The Pharisees were all about appearances. They worried about how people perceived them. They dressed the part externally but internally were rotting corpses. At least that’s what Jesus called these self exalted posers.

Jesus saw right through them to their hearts.

“Woe to you, teachers of the law and Pharisees, you hypocrites! You are like whitewashed tombs, which look beautiful on the outside but on the inside are full of the bones of the dead and everything unclean. In the same way, on the outside you appear to people as righteous but on the inside you are full of hypocrisy and wickedness.”

(Matthew 23:26-27)


What a terrible, yet accurate, assessment of these men.
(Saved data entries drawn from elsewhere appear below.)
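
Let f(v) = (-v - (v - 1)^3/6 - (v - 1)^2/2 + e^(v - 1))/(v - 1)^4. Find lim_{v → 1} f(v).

1/24

Direct substitution gives 0/0.
Apply L'Hôpital: lim (-v - (v - 1)^2/2 + e^(v - 1))/(4*(v - 1)^3), still 0/0.
Apply L'Hôpital: lim (-v + e^(v - 1))/(12*(v - 1)^2), still 0/0.
Apply L'Hôpital: lim (e^(v - 1) - 1)/(24*v - 24), still 0/0.
After 4 applications of L'Hôpital's rule the quotient is (e^(v - 1))/(24); substituting v = 1 gives 1/24.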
They put so much effort into looking good and it was all for nothing. They made their fellow man their standard, not the Son of Man.

Obey the Pharisees

What did Jesus just say? Obey these people he just called rotting corpses? This can’t be right. Let’s investigate.

“So you must be careful to do everything they tell you. BUT,” (and it’s a big BUT), “do not do what do, for they do not practice what they preach.”

(Matthew 23:3)

Does this robe make my butt look holy?

A lot of Christians today dress nice and say all the right things when in public but behave completely different when behind closed doors or their keyboard. Jesus had a scathing review of the Pharisees for this same behavior. I’m sure his opinion has not changed.

“Everything they do is done for people to see: They make their phylacteries wide and the tassels on their garments long, they love the place of honor at banquets and the most important seats in the synagogues.”

(Matthew 23:5-6)

They dressed the part, but inside were black, maggot infested, rotting dead flesh.

Scripture minute:

“Woe to you, teachers of the law and Pharisees, you hypocrites!

You clean the outside of the cup and dish,

but inside they are full of greed and indulgence.

Blind Pharisee! First clean the inside of the cup and dish, and then the outside also will be clean.